Encore une nuit sans sommeil. Tu as la gorge nouée et le coeur serré, c'est déjà trop tard. Tu n'as encore rien vu venir. Elle ne prévient jamais. Et alors que t'as lutté tant que t'as pu pour ne pas te laisser prendre, tu sens une larme perler sur ta joue. Tu enrages. Tu sais qu'elle a gagné, une fois de plus. Que cette putain d'angoisse a pris ses quartiers et qu'elle ne te laissera plus tranquille. Tu t'es laissé envahir et tu subis. Le froid, l'obscurité et le vide. Alors tu pleures. Tu ne sais même pas pourquoi. Et demain? tu te lèveras et tu y iras courir, pour laver l'affront de la nuit.
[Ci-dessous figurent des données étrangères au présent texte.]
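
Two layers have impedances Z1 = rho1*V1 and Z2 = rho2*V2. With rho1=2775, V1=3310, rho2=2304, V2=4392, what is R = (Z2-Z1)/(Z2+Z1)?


Z1 = 2775 * 3310 = 9185250
Z2 = 2304 * 4392 = 10119168
R = (10119168 - 9185250) / (10119168 + 9185250) = 933918 / 19304418 = 0.0484

0.0484


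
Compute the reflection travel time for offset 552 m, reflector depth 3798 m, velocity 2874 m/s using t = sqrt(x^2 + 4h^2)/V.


x^2 + 4h^2 = 552^2 + 4*3798^2 = 304704 + 57699216 = 58003920
sqrt(58003920) = 7616.0305
t = 7616.0305 / 2874 = 2.65 s

2.65


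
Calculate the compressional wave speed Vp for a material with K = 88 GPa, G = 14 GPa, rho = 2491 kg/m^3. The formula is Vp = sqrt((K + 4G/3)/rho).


First compute the effective modulus:
K + 4G/3 = 88e9 + 4*14e9/3 = 106666666666.67 Pa
Then divide by density:
106666666666.67 / 2491 = 42820821.6245 Pa/(kg/m^3)
Take the square root:
Vp = sqrt(42820821.6245) = 6543.76 m/s

6543.76


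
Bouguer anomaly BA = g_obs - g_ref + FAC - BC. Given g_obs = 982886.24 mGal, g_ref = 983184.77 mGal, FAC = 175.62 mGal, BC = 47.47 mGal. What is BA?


BA = g_obs - g_ref + FAC - BC
= 982886.24 - 983184.77 + 175.62 - 47.47
= -170.38 mGal

-170.38


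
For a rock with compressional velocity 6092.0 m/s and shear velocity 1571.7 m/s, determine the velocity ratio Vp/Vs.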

Tu espèreras qu'il pleuve pour cacher ce visage triste et ces yeux embués au badaud qui promènera son chien, histoire de préserver le peu de dignité qu'il te reste. Histoire de ne pas te laisser complètement ronger de l'intérieur. Tu iras au travail, fraîchement rasé, avec une chemise impeccablement repassée et tu riras des blagues ineptes de tes collègues car tu sais que c'est là ta seule chance de faire illusion. Tu esquiveras les politesses quotidiennes en répondant que "oui ça va, merci" parce que tu n'auras ni la force de donner le change ni l'envie de rechuter. Et tu joueras à la perfection cette symphonie de dupes. Tu as tellement bien répété tes gammes. Pourtant, maintenant, la seule chose à laquelle tu songes est cet étau invisible qui t'étreint et t'oppresse encore un peu plus. Tu ne ressens plus de douleur, mais quelques sensations persistent et finissent de t'anéantir.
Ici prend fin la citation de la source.